Education Next is celebrating its tenth birthday with a poll to uncover which are the most important education books of the decade. The short list of 40 titles is curious (and what is curiouser, given EN’s political leanings, is that Linda Darling-Hammond’s and Diane Ravitch’s books are currently way ahead of the pack). Several, but I’ll only single out Karen Chenoweth’s It’s Being Done, and Jay Mathews’ Work Hard, Be Nice, really have no business on any such list at all. Others (like David Cohen and Susan Moffitt’s outstanding book The Ordeal of Equality: Did Federal Regulation Fix the Schools?) belong but are not being voted for, presumably because they are too new to have actually been read by the readership, whereas others still (like Goldin and Katz’s equally brilliant The Race between Education and Technology
) are faring badly because they do not have a colon in the title. (So, go vote for them, now, they’re both great).

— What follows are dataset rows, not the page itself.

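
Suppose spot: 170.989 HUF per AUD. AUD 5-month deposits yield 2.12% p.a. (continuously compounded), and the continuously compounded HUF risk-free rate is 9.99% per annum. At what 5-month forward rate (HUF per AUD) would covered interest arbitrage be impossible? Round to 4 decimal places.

176.6890

T = 5/12 years.
HUF accumulates by e^(0.0999×5/12) = 1.042503467.
Growth of 1 AUD over T: e^(0.0212×5/12) = 1.008872462.
So F = 170.989 × 1.042503467 / 1.008872462 = 176.688959 (HUF/AUD).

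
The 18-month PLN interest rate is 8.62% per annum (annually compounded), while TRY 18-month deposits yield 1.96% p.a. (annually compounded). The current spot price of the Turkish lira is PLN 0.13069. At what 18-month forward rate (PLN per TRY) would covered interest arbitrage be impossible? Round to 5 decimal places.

T = 18/12 years.
Growth of 1 PLN over T: (1 + 0.0862)^(18/12) = 1.1320476.
Growth of 1 TRY over T: (1 + 0.0196)^(18/12) = 1.0295436.
CIP: F = S · (grow PLN)/(grow TRY) = 0.13069 × 1.1320476/1.0295436 = 0.1437018 PLN per TRY.

0.14370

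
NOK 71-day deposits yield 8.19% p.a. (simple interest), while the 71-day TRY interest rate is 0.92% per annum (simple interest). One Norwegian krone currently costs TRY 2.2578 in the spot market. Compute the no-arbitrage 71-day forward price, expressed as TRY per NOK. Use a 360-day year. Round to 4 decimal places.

2.2259

T = 71/360 years.
TRY growth factor: 1 + 0.0092×71/360 = 1.0018144.
NOK accumulates by 1 + 0.0819×71/360 = 1.0161525.
CIP: F = S · (grow TRY)/(grow NOK) = 2.2578 × 1.0018144/1.0161525 = 2.225942 TRY per NOK.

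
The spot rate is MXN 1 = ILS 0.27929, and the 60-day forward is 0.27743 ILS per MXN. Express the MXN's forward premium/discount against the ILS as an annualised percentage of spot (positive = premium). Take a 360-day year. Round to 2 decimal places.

-4.00%

T = 60/360 years.
MXN trades forward at -0.66597% vs spot over the period.
Annualise by dividing by T: -0.0066597 / (60/360) = -0.039958 → -4.00%.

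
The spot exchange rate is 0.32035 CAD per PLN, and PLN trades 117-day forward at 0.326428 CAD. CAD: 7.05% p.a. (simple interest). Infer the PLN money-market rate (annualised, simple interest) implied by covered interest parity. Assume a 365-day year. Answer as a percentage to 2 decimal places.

T = 117/365 years.
By CIP, F/S equals the CAD-to-PLN growth ratio: 0.326428/0.32035 = 1.0189730.
The CAD side grows by 1 + 0.0705×117/365 = 1.0225986.
So the PLN growth factor = 1.0035581.
(1.0035581 − 1)/T = 0.011100, i.e. 1.11%.

1.11%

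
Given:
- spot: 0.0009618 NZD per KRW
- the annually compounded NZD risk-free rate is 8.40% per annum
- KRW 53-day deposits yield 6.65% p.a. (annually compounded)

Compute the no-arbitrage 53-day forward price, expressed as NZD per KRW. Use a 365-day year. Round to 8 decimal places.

0.00096408

T = 53/365 years.
NZD accumulates by (1 + 0.0840)^(53/365) = 1.0117808.
Growth of 1 KRW over T: (1 + 0.0665)^(53/365) = 1.0093925.
Forward (NZD per KRW) = 0.0009618 × 1.0117808 / 1.0093925 = 0.0009640757.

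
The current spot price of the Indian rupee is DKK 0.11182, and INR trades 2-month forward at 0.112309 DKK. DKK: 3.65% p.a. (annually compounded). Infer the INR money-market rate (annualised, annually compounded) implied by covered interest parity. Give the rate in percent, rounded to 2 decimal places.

T = 2/12 years.
By CIP, F/S equals the DKK-to-INR growth ratio: 0.112309/0.11182 = 1.0043731.
The DKK side grows by (1 + 0.0365)^(2/12) = 1.0059928.
That pins the INR growth at 1.0016126.
Annualise: 1.0016126^(12/2) − 1 = 0.009715 = 0.97%.

0.97%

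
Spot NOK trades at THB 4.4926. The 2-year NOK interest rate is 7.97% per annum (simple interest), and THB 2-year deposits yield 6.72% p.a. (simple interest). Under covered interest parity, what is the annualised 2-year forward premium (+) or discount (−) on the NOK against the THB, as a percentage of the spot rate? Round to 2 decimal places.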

The striking thing is that several key books, some of which must be contenders, are missing. Regular readers will be able to guess the three absentees which top my list, and which would have competed only with The Ordeal of Equality for my permitted three votes if they’d been there. But to ensure there’s no mystery, here they are:
1. Richard Rothstein, Class And Schools: Using Social, Economic, And Educational Reform To Close The Black-white Achievement Gap must have outsold all but two or three of the books on the list, and has more google scholar citations than any of the ten books on the short list that I looked up (it’s discussed here (which should explain why It’s Being Done doesn’t belong on the list) and here)
2. Again Richard Rothstein, this time with Tamara Wilder and Rebecca Jacobson, Grading Education: Getting Accountability Right (discussed here)
Ravitch’s likely winning entry draws on very heavily on both of the above books, so, really, they must be important if hers is.
3. CT favourite, Annette Lareau, Unequal Childhoods: Class, Race, and Family Life (discussed here and lauded here).
Perhaps it was the curse of a positive Brighouse mention on CT that sunk them (but then why is The Global Achievement Gap on the list?). Feel free to recommend other absentees from the list in comments.